Monday, 14 February 2011

More poisons from Malcolm


We’re getting close to the vomit-inducing climax. We are lurching towards the really horrid poisons. As a crime writer and an ex-chemist, I am fatally attracted to them.

4. Anthrax. Originally isolated from a diseased cow near Oxford, anthrax was used to... Sorry. MI5 has just issued a gagging order. Still, there’s always Wikipedia (and Forbidden Island.)

3. Eastern diamondback rattlesnake. This is a bad-tempered creature that will sometimes pursue a human intruder. Its venom thins human blood, making it so runny that it leaks. Victims have blood-filled swellings underneath the skin, bruising, bleeding gums and eyes, and watery blood pools in the extremities and lungs. Once the fluid has filled the lungs, paralysis, coma and death follow rapidly.

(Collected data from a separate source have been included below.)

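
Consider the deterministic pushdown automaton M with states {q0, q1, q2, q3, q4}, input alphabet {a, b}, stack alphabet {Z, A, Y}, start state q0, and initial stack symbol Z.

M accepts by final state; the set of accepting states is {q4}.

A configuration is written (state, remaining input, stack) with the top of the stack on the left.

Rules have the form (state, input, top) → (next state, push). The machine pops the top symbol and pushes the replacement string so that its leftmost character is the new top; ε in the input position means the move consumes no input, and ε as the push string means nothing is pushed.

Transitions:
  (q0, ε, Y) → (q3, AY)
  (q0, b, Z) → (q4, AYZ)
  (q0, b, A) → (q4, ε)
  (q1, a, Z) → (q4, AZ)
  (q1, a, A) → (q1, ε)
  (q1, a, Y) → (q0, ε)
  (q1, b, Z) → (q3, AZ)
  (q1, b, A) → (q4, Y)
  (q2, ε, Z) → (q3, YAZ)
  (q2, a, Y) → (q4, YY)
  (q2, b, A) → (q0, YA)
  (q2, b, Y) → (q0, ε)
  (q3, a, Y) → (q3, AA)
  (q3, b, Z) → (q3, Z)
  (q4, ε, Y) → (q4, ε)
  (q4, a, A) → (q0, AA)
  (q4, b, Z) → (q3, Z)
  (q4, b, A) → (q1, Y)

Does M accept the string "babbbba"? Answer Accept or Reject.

(q0, babbbba, Z)
  read b, top Z: go to q4, push AYZ → (q4, abbbba, AYZ)
  read a, top A: go to q0, push AA → (q0, bbbba, AAYZ)
  read b, top A: go to q4, push ε → (q4, bbba, AYZ)
  read b, top A: go to q1, push Y → (q1, bba, YYZ)
No transition applies at (q1, bba, YYZ); input not fully consumed.

Reject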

Probable cause of death is suffocation through internal drowning. (The venom can be found in Framed.)

Wednesday, 2 February 2011

Toxic Top Ten Malcolm Rose 8 and 7


Plants don’t want to be eaten, so some protect themselves with poison. The Duchess of Northumberland keeps a garden of poisonous plants in Alnwick and offers guided tours. Good research for any crime writer or murderer. The next two toxins in my contaminated countdown are both from plants.

8. Foxglove. Got some pretty foxgloves in your garden? Oh dear. They contain digoxin and eating a few leaves will cause headache, nausea, delirium, visual disturbances, slow pulse and death in about half an hour.

7. The suicide tree. The Cerbera tree grows across India and south-east Asia and it contains cerberin, a toxin similar to the foxglove’s digoxin. More people commit suicide with this tree than with any other plant. Some of those deaths are actually murders in which the culprit disguises the bitter taste of the crushed kernels by mixing with spicy foods. In the West, toxicologists are familiar with digoxin but they wouldn’t recognize a murder by cerberin. Mmm. Got me thinking.